At The Gemäldegalerie

Picture: fotowelt.chip.de

On Wednesday the 23rd of May students taking ECLA’s core ‘Values of the Florentine Renaissance’ course visited the Gemäldegalerie—literally ‘picture gallery’—located at the Kulturforum near Berlin’s Postdamer Platz. And first impressions were that the Kulturforum was quiet… too quiet.

Open since 1830 and revamped in 1998, the Gemäldegalerie lies in the shadow of East Berlin’s Museum Island, which remains far better-known on account of its Altes Museum, Neues Museum, Alte Nationalgalerie  and Pergamon Museum.

This competition is a result of West Berlin’s desire to establish its own institutions during the country’s post-war period, in which the Soviets claimed most of its originals along with the entire eastern half of the city.

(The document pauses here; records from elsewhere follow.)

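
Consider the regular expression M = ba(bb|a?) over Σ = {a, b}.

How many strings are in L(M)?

The expression has no Kleene star, so L(M) is finite. Expanding the alternatives gives {ba, baa, babb}.
That is 1 of length 2, 1 of length 3, 1 of length 4: 3 strings in all.

3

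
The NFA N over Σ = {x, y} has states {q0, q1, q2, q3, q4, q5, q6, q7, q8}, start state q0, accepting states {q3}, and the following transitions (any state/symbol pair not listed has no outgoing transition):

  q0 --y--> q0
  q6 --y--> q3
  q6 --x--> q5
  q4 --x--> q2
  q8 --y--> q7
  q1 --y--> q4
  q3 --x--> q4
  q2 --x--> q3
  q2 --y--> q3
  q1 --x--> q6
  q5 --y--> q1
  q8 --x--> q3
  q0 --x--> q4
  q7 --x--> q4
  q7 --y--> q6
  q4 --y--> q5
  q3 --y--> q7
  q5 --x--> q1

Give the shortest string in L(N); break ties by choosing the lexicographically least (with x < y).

A breadth-first search from q0 reaches an accepting state first via the path q0 → q4 → q2 → q3 on input xxx.
No string of length < 3 is accepted (BFS exhausts all shorter strings without reaching an accepting state), and xxx is the lexicographically least accepting string of length 3.

xxx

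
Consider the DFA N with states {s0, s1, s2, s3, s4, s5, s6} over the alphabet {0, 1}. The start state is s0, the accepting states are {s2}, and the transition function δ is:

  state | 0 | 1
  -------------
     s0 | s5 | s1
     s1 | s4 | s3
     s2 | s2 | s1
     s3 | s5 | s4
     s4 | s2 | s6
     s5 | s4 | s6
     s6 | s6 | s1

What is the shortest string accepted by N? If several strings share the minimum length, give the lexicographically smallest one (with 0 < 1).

000

A breadth-first search from s0 reaches an accepting state first via the path s0 → s5 → s4 → s2 on input 000.
No string of length < 3 is accepted (BFS exhausts all shorter strings without reaching an accepting state), and 000 is the lexicographically least accepting string of length 3.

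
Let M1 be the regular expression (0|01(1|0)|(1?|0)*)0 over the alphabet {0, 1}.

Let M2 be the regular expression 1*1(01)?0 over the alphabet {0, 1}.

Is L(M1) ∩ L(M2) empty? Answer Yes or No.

No

The string 10 is accepted by both M1 and M2.
Hence L(M1) ∩ L(M2) ≠ ∅.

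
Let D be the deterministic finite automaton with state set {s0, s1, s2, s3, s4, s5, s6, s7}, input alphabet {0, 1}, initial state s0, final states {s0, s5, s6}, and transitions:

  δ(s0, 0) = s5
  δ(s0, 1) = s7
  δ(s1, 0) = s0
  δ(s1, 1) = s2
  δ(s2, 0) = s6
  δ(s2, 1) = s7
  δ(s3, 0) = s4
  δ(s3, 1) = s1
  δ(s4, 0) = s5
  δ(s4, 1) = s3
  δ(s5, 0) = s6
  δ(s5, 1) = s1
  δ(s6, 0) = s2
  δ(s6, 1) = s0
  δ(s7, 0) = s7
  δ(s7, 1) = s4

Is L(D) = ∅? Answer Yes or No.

No

The empty string ε is accepted: the run s0 ends in the accepting state s0.
Since at least one string is accepted, L(D) is not empty.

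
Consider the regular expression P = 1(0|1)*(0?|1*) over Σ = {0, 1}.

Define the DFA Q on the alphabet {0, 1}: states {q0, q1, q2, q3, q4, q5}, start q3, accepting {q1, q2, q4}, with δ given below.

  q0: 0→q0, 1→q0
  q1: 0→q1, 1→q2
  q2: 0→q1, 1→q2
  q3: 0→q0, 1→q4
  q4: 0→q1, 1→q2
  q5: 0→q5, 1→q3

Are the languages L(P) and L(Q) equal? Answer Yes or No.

Converting the expression P to a DFA (subset construction, then merging equivalent states) gives the minimal DFA with states {p0, p1, p2}, start state p0, accepting states {p2} and transitions p0: 0→p1, 1→p2; p1: 0→p1, 1→p1; p2: 0→p2, 1→p2.
Exploring the product automaton P × Q from the start pair (p0, q3), following both machines on each input symbol, reaches 5 state pairs: (p0, q3), (p1, q0), (p2, q4), (p2, q1), (p2, q2).
P accepts in {p2} and Q accepts in {q1, q2, q4}. In every reachable pair the two components are either both accepting — (p2, q4), (p2, q1), (p2, q2) — or both non-accepting, so no string is accepted by exactly one of the machines: L(P) \ L(Q) and L(Q) \ L(P) are both empty.
Hence every string is accepted by P iff it is accepted by Q, and the two languages coincide.

Yes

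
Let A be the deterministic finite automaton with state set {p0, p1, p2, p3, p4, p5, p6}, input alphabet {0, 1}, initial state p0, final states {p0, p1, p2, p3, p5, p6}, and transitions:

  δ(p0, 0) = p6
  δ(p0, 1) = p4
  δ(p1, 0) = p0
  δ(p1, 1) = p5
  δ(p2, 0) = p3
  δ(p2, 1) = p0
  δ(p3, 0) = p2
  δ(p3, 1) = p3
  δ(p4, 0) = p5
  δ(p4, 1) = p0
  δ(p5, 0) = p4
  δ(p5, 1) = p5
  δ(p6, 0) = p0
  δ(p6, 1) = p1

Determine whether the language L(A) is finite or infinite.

infinite

State p0 is reachable from the start and can reach an accepting state, and it lies on the cycle p0 → p4 → p0.
Traversing that cycle any number of times yields accepted strings of unbounded length, so the language is infinite.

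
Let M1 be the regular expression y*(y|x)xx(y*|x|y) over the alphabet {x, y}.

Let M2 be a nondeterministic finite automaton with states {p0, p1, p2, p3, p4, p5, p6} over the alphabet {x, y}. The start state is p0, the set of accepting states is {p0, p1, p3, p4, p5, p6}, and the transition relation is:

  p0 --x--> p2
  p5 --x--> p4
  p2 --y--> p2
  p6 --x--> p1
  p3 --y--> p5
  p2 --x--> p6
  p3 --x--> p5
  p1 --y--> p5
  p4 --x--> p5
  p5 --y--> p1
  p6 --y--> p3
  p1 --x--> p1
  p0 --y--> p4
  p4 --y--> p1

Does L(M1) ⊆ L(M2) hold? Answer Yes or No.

Converting the expression M1 to a DFA (subset construction, then merging equivalent states) gives the minimal DFA with states {r0, r1, r2, r3, r4, r5, r6, r7, r8, r9}, start state r0, accepting states {r6, r7, r8, r9} and transitions r0: x→r1, y→r2; r1: x→r3, y→r4; r2: x→r5, y→r2; r3: x→r6, y→r4; r4: x→r4, y→r4; r5: x→r7, y→r4; r6: x→r8, y→r9; r7: x→r6, y→r9; r8: x→r4, y→r4; r9: x→r4, y→r9.
Exploring the product automaton M1 × M2 from the start pair (r0, p0), following both machines on each input symbol, reaches 26 state pairs: (r0, p0), (r1, p2), (r2, p4), (r3, p6), (r4, p2), (r5, p5), (r2, p1), (r6, p1), (r4, p3), (r4, p6), (r7, p4), (r4, p1), (r5, p1), (r2, p5), (r8, p1), (r9, p5), (r4, p5), (r6, p5), (r9, p1), (r7, p1), (r5, p4), (r4, p4), (r8, p4), (r7, p5), (r6, p4), (r8, p5).
M1 accepts in {r6, r7, r8, r9} and M2 accepts in {p0, p1, p3, p4, p5, p6}. The reachable pairs whose M1-component is accepting are (r6, p1), (r7, p4), (r8, p1), (r9, p5), (r6, p5), (r9, p1), (r7, p1), (r8, p4), (r7, p5), (r6, p4), (r8, p5); in each of them the M2-component is accepting too, so the product for L(M1) \ L(M2) (M1-component accepting, M2-component rejecting) has no reachable accepting pair and the difference is empty.
Hence every string in L(M1) is also in L(M2).

Yes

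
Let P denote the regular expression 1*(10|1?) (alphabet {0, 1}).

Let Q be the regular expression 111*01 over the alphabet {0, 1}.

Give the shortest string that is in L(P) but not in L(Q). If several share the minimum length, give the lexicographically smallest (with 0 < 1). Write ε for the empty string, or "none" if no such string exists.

The empty string ε is accepted by P but not by Q.
Since ε is the unique shortest string, it is the required witness.

ε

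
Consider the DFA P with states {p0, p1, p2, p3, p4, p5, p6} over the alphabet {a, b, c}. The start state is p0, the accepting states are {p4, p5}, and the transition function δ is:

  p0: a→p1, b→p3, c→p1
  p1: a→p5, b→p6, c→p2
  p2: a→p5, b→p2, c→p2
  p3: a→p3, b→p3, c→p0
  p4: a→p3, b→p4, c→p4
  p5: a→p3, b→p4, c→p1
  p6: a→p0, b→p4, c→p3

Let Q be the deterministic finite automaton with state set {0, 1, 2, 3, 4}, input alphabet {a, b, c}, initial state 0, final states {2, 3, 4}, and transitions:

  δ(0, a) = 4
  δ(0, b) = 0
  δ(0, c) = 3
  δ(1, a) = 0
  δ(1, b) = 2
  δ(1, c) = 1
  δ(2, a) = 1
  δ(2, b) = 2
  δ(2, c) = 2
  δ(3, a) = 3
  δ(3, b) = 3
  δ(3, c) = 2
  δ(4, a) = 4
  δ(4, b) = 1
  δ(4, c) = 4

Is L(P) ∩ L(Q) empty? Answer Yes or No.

No

The string aa is accepted by both P and Q.
Hence L(P) ∩ L(Q) ≠ ∅.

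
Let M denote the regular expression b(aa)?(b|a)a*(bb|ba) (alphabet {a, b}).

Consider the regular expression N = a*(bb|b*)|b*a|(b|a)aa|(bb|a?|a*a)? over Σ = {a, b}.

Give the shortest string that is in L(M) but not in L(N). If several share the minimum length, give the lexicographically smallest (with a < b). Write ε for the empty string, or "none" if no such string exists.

baba

The string baba is accepted by M but not by N.
No shorter string lies in the difference, and baba is the lexicographically first length-4 string in L(M) \ L(N).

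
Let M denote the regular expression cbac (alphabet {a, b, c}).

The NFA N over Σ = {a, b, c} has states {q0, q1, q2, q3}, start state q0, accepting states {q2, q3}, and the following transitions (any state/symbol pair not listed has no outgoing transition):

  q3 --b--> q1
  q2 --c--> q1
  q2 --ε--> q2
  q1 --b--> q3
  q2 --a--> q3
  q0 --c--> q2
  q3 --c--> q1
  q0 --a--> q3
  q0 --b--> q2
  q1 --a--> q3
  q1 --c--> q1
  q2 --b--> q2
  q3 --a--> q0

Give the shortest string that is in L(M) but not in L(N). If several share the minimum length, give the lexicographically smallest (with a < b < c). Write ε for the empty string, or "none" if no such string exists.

The string cbac is accepted by M but not by N.
No shorter string lies in the difference, and cbac is the lexicographically first length-4 string in L(M) \ L(N).

cbac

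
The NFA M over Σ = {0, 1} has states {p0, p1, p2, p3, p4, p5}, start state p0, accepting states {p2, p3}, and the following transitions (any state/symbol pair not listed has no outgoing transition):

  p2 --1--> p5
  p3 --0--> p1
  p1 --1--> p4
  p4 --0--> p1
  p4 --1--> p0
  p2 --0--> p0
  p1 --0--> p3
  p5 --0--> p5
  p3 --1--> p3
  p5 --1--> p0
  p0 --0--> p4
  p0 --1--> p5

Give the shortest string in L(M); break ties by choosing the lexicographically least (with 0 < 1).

A breadth-first search from p0 reaches an accepting state first via the path p0 → p4 → p1 → p3 on input 000.
No string of length < 3 is accepted (BFS exhausts all shorter strings without reaching an accepting state), and 000 is the lexicographically least accepting string of length 3.

000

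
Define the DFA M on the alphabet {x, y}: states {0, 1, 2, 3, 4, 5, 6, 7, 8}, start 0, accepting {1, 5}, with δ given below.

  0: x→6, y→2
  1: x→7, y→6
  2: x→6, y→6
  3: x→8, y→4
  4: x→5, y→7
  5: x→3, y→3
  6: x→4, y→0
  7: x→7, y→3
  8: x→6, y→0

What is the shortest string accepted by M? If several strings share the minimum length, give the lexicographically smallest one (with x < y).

xxx

A breadth-first search from 0 reaches an accepting state first via the path 0 → 6 → 4 → 5 on input xxx.
No string of length < 3 is accepted (BFS exhausts all shorter strings without reaching an accepting state), and xxx is the lexicographically least accepting string of length 3.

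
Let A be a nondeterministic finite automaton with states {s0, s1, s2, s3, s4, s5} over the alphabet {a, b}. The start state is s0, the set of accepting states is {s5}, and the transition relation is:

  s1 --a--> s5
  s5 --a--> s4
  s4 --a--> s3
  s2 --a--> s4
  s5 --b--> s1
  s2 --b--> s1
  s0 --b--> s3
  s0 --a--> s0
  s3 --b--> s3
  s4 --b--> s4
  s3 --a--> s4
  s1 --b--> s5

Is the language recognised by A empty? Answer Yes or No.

The states reachable from the start state are {s0, s3, s4}.
None of the accepting states {s5} is reachable, so no string is accepted and L(A) = ∅.

Yes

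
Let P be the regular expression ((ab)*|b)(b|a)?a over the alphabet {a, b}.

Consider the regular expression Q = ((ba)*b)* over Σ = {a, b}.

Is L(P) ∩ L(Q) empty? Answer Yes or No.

Converting the expression P to a DFA (subset construction, then merging equivalent states) gives the minimal DFA with states {p0, p1, p2, p3, p4, p5, p6, p7}, start state p0, accepting states {p1, p3, p5} and transitions p0: a→p1, b→p2; p1: a→p3, b→p4; p2: a→p5, b→p6; p3: a→p7, b→p7; p4: a→p1, b→p6; p5: a→p3, b→p7; p6: a→p3, b→p7; p7: a→p7, b→p7.
Converting the expression Q to a DFA (subset construction, then merging equivalent states) gives the minimal DFA with states {q0, q1, q2, q3}, start state q0, accepting states {q0, q2} and transitions q0: a→q1, b→q2; q1: a→q1, b→q1; q2: a→q3, b→q2; q3: a→q1, b→q2.
Exploring the product automaton P × Q from the start pair (p0, q0), following both machines on each input symbol, reaches 12 state pairs: (p0, q0), (p1, q1), (p2, q2), (p3, q1), (p4, q1), (p5, q3), (p6, q2), (p7, q1), (p6, q1), (p7, q2), (p3, q3), (p7, q3).
P accepts in {p1, p3, p5} and Q accepts in {q0, q2}; no reachable pair has both components accepting, so no string drives both machines to acceptance simultaneously and L(P) ∩ L(Q) = ∅.
So no string is accepted by both, and the intersection is empty.

Yes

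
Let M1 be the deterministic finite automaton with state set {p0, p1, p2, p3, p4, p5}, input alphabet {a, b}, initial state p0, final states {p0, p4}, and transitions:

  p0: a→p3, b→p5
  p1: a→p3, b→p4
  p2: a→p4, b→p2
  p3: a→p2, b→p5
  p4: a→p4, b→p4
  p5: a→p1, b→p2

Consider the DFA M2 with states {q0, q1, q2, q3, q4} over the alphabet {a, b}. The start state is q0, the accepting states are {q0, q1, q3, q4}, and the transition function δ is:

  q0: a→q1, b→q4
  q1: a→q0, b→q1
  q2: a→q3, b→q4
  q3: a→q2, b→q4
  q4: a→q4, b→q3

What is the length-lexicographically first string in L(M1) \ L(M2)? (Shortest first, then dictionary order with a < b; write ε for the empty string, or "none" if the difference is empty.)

The string bba is accepted by M1 but not by M2.
No shorter string lies in the difference, and bba is the lexicographically first length-3 string in L(M1) \ L(M2).

bba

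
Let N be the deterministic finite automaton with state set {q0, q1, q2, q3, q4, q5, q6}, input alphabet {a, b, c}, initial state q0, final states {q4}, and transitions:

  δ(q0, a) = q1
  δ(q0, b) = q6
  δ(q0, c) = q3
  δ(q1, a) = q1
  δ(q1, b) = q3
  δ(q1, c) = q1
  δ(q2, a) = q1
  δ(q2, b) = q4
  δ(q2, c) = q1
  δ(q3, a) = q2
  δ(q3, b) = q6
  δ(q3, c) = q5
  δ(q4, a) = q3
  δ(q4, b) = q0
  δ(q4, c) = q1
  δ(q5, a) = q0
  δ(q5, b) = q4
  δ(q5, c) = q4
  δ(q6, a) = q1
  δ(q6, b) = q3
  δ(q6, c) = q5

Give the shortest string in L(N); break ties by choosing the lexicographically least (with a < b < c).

bcb

A breadth-first search from q0 reaches an accepting state first via the path q0 → q6 → q5 → q4 on input bcb.
No string of length < 3 is accepted (BFS exhausts all shorter strings without reaching an accepting state), and bcb is the lexicographically least accepting string of length 3.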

Consequently, many of Berlin’s attractions are now duplicated, with both Berlin’s East and West having their own university, concert hall and zoo, amongst others.

Despite the tranquil atmosphere, we heard from Laura Scuriatti, one of our course co-ordinators and guides during the visit, that the gallery had had a “turbulent history.” The works began being collected at the end of the eighteenth century from Prussian and Bavarian castles, before Germany was unified in 1871, at which time there had been an obsession with the Renaissance. This, we were told, was the fashion after the French Revolution, at which time the idea of the modern museum as a staple of a dominant nation’s identity came to rise.

We spent most of our time looking at two paintings, the first of which at first looked like an almost mathematical exercise of perspective (to the point that some believe it to have been painted by an architect). Geoff Lehman, our other course co-ordinator and tour leader, however, was sceptical, saying that to this day no-one can really know who it was painted by, where, or even exactly when.

Either way, the painting creates an eerie-looking stage space, devoid of characters or human life, which stretches into the far distance of the sea at its vanishing point. Geoff suggested that we see this painting as commenting on vision and the exercise of viewing itself, and likened its sentiment to that of Imogen in Shakespeare’s Cymbeline. Indeed, she says that, were she to have seen her lover sailing away into the distance, she would have looked, “upon him till the diminution of space had pointed him sharp as my needle […] follow’d him till he had melted […] to air.”

The second work we discussed was a portrait of Ugolino Martelli, a protégé of Florence’s Medici family, by Agnolo di Cosimo (often referred to as Il Bronzino). Ugolino looks at first to be scholarly, but it transpires that the book he is holding is Homer’s The Iliad, and that he is pointing to two particular Greek words in the text: “man” and “stand up”.

This picture can be viewed as a comment on the importance of action as well as thought, as the books that he is holding obstruct his movement from his seated position. Curiously, in the background we see a statue of David (from the Bible story in which the young man slays the giant Goliath) which has been remodeled from a statue previously portraying a woman.

I wasn’t quite sure what to make of that, but I was certainly aware that being shown around the Gemäldegalerie with a focus on the values of Renaissance Florence and the guidance of ECLA’s resident art experts was far more enlightening than it would have been alone.